The fourth victim had been rushed into hospital for an emergency operation, and as “clearly in a vulnerable condition”.

Mr Adams said: “Daniel insisted on locking her valuables in the bedside locker, and kept hold of the key.

“She then went into the locker and stole a card and other details and used them to make various fraudulent transactions, and a further one on Amazon.

“She admitted all the offences to police, and said she was experiencing an adrenaline rush.

“This is a clear abuse of a position of power and trust, and the victims were vulnerable patients.”

Emma Downing, in mitigation, said Daniel was “deeply ashamed of her despicable, disgusting behaviour”.
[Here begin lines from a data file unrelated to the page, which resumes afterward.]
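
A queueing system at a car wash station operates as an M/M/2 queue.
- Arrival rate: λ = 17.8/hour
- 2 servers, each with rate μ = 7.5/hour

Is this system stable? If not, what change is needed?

Stability requires ρ = λ/(cμ) < 1
ρ = 17.8/(2 × 7.5) = 17.8/15.00 = 1.1867
Since 1.1867 ≥ 1, the system is UNSTABLE.
Need c > λ/μ = 17.8/7.5 = 2.37.
Minimum servers needed: c = 3.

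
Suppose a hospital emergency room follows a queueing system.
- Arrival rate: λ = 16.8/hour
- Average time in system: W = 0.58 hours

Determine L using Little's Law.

Little's Law: L = λW
L = 16.8 × 0.58 = 9.7440 patients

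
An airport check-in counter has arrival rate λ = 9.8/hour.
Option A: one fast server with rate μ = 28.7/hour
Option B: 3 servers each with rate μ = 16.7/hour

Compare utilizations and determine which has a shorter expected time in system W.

Option A: single server μ = 28.7 (M/M/1)
  ρ_A = 9.8/28.7 = 0.3415
  W_A = 1/(μ-λ) = 1/(28.7-9.8) = 1/18.90 = 0.05291

Option B: 3 servers μ = 16.7 (M/M/3)
  ρ_B = λ/(cμ) = 9.8/(3×16.7) = 0.1956
  Offered load a = λ/μ = cρ = 9.8/16.7 = 0.5868
  P₀ = [ Σₙ₌₀^2 aⁿ/n! + a^3/(3!(1-ρ)) ]⁻¹
  Σ = a^0/0! + a^1/1! + a^2/2! = 1.0000 + 0.5868 + 0.1722 = 1.7590
  a^3/(3!(1-ρ)) = 0.2021/(6 × 0.8044) = 0.04187
  P₀ = 1/(1.7590 + 0.04187) = 0.5553
  Lq = P₀·a^3·ρ / (3!(1-ρ)²) = 0.55528 × 0.20208 × 0.19561 / (6 × 0.64705) = 0.005654
  Wq_B = Lq/λ = 0.005654/9.8 = 0.0005769
  W_B = Wq_B + 1/μ = 0.0005769 + 0.05988 = 0.06046

Since W_A = 0.05291 < W_B = 0.06046, Option A (single fast server) has the shorter time in system.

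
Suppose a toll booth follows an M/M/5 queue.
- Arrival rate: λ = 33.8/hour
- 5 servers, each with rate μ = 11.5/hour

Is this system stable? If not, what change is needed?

Stability requires ρ = λ/(cμ) < 1
ρ = 33.8/(5 × 11.5) = 33.8/57.50 = 0.5878
Since 0.5878 < 1, the system is STABLE.
The servers are busy 58.78% of the time.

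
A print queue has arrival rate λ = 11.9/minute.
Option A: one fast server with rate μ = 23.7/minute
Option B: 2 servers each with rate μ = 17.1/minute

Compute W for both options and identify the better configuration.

Option A: single server μ = 23.7 (M/M/1)
  ρ_A = 11.9/23.7 = 0.5021
  W_A = 1/(μ-λ) = 1/(23.7-11.9) = 1/11.80 = 0.08475

Option B: 2 servers μ = 17.1 (M/M/2)
  ρ_B = λ/(cμ) = 11.9/(2×17.1) = 0.3480
  Offered load a = λ/μ = cρ = 11.9/17.1 = 0.6959
  P₀ = [ Σₙ₌₀^1 aⁿ/n! + a^2/(2!(1-ρ)) ]⁻¹
  Σ = a^0/0! + a^1/1! = 1.0000 + 0.6959 = 1.6959
  a^2/(2!(1-ρ)) = 0.4843/(2 × 0.6520) = 0.3714
  P₀ = 1/(1.6959 + 0.3714) = 0.4837
  Lq = P₀·a^2·ρ / (2!(1-ρ)²) = 0.4837 × 0.4843 × 0.3480 / (2 × 0.4252) = 0.09586
  Wq_B = Lq/λ = 0.09586/11.9 = 0.0080555
  W_B = Wq_B + 1/μ = 0.0080555 + 0.058480 = 0.06654

Since W_B = 0.06654 < W_A = 0.08475, Option B (multiple servers) has the shorter time in system.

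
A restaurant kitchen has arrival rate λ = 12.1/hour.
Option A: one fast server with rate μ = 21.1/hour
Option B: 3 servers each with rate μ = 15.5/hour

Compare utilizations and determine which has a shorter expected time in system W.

Option A: single server μ = 21.1 (M/M/1)
  ρ_A = 12.1/21.1 = 0.5735
  W_A = 1/(μ-λ) = 1/(21.1-12.1) = 1/9.00 = 0.1111

Option B: 3 servers μ = 15.5 (M/M/3)
  ρ_B = λ/(cμ) = 12.1/(3×15.5) = 0.2602
  Offered load a = λ/μ = cρ = 12.1/15.5 = 0.7806
  P₀ = [ Σₙ₌₀^2 aⁿ/n! + a^3/(3!(1-ρ)) ]⁻¹
  Σ = a^0/0! + a^1/1! + a^2/2! = 1.0000 + 0.7806 + 0.3047 = 2.0853
  a^3/(3!(1-ρ)) = 0.4757/(6 × 0.7398) = 0.1072
  P₀ = 1/(2.0853 + 0.1072) = 0.4561
  Lq = P₀·a^3·ρ / (3!(1-ρ)²) = 0.4561 × 0.4757 × 0.2602 / (6 × 0.5473) = 0.01719
  Wq_B = Lq/λ = 0.01719/12.1 = 0.001421
  W_B = Wq_B + 1/μ = 0.001421 + 0.06452 = 0.06594

Since W_B = 0.06594 < W_A = 0.1111, Option B (multiple servers) has the shorter time in system.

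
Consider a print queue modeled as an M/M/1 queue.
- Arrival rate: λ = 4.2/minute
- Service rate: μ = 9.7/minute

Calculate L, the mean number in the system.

ρ = λ/μ = 4.2/9.7 = 0.4330
For M/M/1: L = λ/(μ-λ)
L = 4.2/(9.7-4.2) = 4.2/5.50
L = 0.7636 jobs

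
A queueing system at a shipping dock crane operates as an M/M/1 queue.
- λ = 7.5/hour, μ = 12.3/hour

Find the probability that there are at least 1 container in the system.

ρ = λ/μ = 7.5/12.3 = 0.6098
P(N ≥ n) = ρⁿ
P(N ≥ 1) = 0.6098^1
P(N ≥ 1) = 0.6098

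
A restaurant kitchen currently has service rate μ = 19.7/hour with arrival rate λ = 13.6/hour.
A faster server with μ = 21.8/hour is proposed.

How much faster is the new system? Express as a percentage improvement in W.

System 1: ρ₁ = 13.6/19.7 = 0.6904, W₁ = 1/(19.7-13.6) = 0.16393
System 2: ρ₂ = 13.6/21.8 = 0.6239, W₂ = 1/(21.8-13.6) = 0.12195
Improvement: (W₁-W₂)/W₁ = (0.16393-0.12195)/0.16393 = 25.61%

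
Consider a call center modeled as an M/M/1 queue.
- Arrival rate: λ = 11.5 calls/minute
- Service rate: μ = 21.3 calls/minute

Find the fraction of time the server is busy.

Server utilization: ρ = λ/μ
ρ = 11.5/21.3 = 0.5399
The server is busy 53.99% of the time.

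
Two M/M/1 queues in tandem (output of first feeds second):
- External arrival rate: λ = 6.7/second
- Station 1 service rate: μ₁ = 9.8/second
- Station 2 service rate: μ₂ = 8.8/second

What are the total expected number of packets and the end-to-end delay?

By Jackson's theorem, each station behaves as independent M/M/1.
Station 1: ρ₁ = 6.7/9.8 = 0.6837, L₁ = ρ₁/(1-ρ₁) = λ/(μ₁-λ) = 6.7/3.10 = 2.1613
Station 2: ρ₂ = 6.7/8.8 = 0.7614, L₂ = ρ₂/(1-ρ₂) = λ/(μ₂-λ) = 6.7/2.10 = 3.1905
Total: L = L₁ + L₂ = 2.1613 + 3.1905 = 5.3518
W = L/λ = 5.3518/6.7 = 0.7988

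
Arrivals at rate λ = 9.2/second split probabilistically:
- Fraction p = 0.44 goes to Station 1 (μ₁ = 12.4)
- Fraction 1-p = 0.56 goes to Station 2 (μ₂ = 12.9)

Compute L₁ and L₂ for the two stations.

Effective rates: λ₁ = 9.2×0.44 = 4.048, λ₂ = 9.2×0.56 = 5.152
Station 1: ρ₁ = 4.048/12.4 = 0.32645, L₁ = ρ₁/(1-ρ₁) = 0.32645/(1-0.32645) = 0.4847
Station 2: ρ₂ = 5.152/12.9 = 0.39938, L₂ = ρ₂/(1-ρ₂) = 0.39938/(1-0.39938) = 0.6649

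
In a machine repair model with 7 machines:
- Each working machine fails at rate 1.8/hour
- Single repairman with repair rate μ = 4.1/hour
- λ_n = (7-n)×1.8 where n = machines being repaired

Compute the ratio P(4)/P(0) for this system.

P(4)/P(0) = ∏_{i=0}^{4-1} λ_i/μ_{i+1}
= (7-0)×1.8/4.1 × (7-1)×1.8/4.1 × (7-2)×1.8/4.1 × (7-3)×1.8/4.1
= 31.2057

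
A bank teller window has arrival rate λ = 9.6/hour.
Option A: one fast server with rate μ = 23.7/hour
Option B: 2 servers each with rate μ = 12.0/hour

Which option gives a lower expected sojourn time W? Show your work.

Option A: single server μ = 23.7 (M/M/1)
  ρ_A = 9.6/23.7 = 0.4051
  W_A = 1/(μ-λ) = 1/(23.7-9.6) = 1/14.10 = 0.07092

Option B: 2 servers μ = 12.0 (M/M/2)
  ρ_B = λ/(cμ) = 9.6/(2×12.0) = 0.4000
  Offered load a = λ/μ = cρ = 9.6/12.0 = 0.8000
  P₀ = [ Σₙ₌₀^1 aⁿ/n! + a^2/(2!(1-ρ)) ]⁻¹
  Σ = a^0/0! + a^1/1! = 1.0000 + 0.8000 = 1.8000
  a^2/(2!(1-ρ)) = 0.6400/(2 × 0.6000) = 0.5333
  P₀ = 1/(1.8000 + 0.5333) = 0.4286
  Lq = P₀·a^2·ρ / (2!(1-ρ)²) = 0.4286 × 0.6400 × 0.4000 / (2 × 0.3600) = 0.1524
  Wq_B = Lq/λ = 0.15238/9.6 = 0.015873
  W_B = Wq_B + 1/μ = 0.015873 + 0.083333 = 0.09921

Since W_A = 0.07092 < W_B = 0.09921, Option A (single fast server) has the shorter time in system.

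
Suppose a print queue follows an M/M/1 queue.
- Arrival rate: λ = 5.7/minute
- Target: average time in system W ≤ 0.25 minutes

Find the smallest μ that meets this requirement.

For M/M/1: W = 1/(μ-λ)
Need W ≤ 0.25, so 1/(μ-λ) ≤ 0.25
μ - λ ≥ 1/0.25 = 4.0000
μ ≥ 5.7 + 4.0000 = 9.7000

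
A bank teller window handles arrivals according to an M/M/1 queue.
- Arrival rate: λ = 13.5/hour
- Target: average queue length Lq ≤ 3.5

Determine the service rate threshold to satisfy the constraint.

For M/M/1: Lq = λ²/(μ(μ-λ))
Need Lq ≤ 3.5, i.e. μ(μ-λ) ≥ λ²/3.5
μ² - 13.5μ - 182.25/3.5 ≥ 0  →  μ² - 13.5μ - 52.07143 ≥ 0
Quadratic formula (positive root): μ = [λ + √(λ² + 4×52.07143)]/2
Discriminant: 182.25 + 4×52.07143 = 390.5357, √390.5357 = 19.7620
μ ≥ (13.5 + 19.7620)/2 = 16.6310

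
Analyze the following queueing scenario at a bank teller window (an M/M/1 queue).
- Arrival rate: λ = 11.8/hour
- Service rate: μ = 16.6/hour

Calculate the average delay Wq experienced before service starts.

First, compute utilization: ρ = λ/μ = 11.8/16.6 = 0.7108
For M/M/1: Wq = λ/(μ(μ-λ))
Wq = 11.8/(16.6 × (16.6-11.8))
Wq = 11.8/(16.6 × 4.80)
Wq = 0.1481 hours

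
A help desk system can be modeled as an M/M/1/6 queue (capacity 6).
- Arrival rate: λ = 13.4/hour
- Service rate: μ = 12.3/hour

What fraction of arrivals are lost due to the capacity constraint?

ρ = λ/μ = 13.4/12.3 = 1.08943
P₀ = (1-ρ)/(1-ρ^(K+1)) = (1-1.08943)/(1-1.08943^7) = -0.08943/-0.8214 = 0.1089
P_K = P₀×ρ^K = 0.10888 × 1.08943^6 = 0.10888 × 1.6718 = 0.1820
Blocking probability = 18.20%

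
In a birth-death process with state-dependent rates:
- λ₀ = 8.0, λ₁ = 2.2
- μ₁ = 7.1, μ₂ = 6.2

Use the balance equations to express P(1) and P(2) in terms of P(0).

Balance equations:
State 0: λ₀P₀ = μ₁P₁ → P₁ = (λ₀/μ₁)P₀ = (8.0/7.1)P₀ = 1.1268P₀
State 1: P₂ = (λ₀λ₁)/(μ₁μ₂)P₀ = (8.0×2.2)/(7.1×6.2)P₀ = 0.3998P₀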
She said Daniel had developed a gambling addiction that was “spiralling out of control”, and had been gambling away her entire wage. The money stolen had been spent of Daniel’s two daughters, aged eight and four, Miss Downing said.

She added when Daniel told her partner what she had done he left her immediately, and had already sought help with her addiction and mental health.

In sentencing, Judge David Hatton QC said: “You said you are deeply ashamed of your conduct and it’s right you should be.

“These were despicable offences. Those patients you defrauded were highly vulnerable people, and each offence involved a grotesque breach of trust.

“Although objectively they were not large amounts, they were substantial to the people involved, and has caused them significant distress.

“You have shown clear, genuine remorse and will almost inevitably lose your career, and it may be difficult to obtain employment in future, but you only have yourself to blame.

"But, I have to take into account the effects of a prison sentence on your children.”

Judge Hatton handed Daniel a two-year prison sentence, suspended for two years, and ordered her to undertake 240 hours of unpaid work and attend 20 rehabilitation days.

Karen Dawber, chief nurse at Bradford Teaching Hospitals NHS Foundation Trust, said: “This is a despicable crime which betrays the trust patients and other people rightly have in our NHS.

“Thankfully, such criminal acts are very rare and do not reflect the extremely high professional standards and compassion of our nursing staff.

“As soon as we became aware of a potential crime we alerted the police, supplying them with CCTV footage and other evidence we had.

“The member of staff was suspended from duties and, following the conclusion of the court case today, the trust is now in a position to review the conditions of employment as a matter of urgency; until this has been concluded the member of staff remains suspended from work.

“We have a zero tolerance approach to crime and will continue to work closely with the police to ensure that our security measures are strong and regularly assessed.

“Patients, visitors and staff are encouraged to be vigilant at all times and to report anything suspicious to healthcare staff present on the wards or direct to the hospital security office.”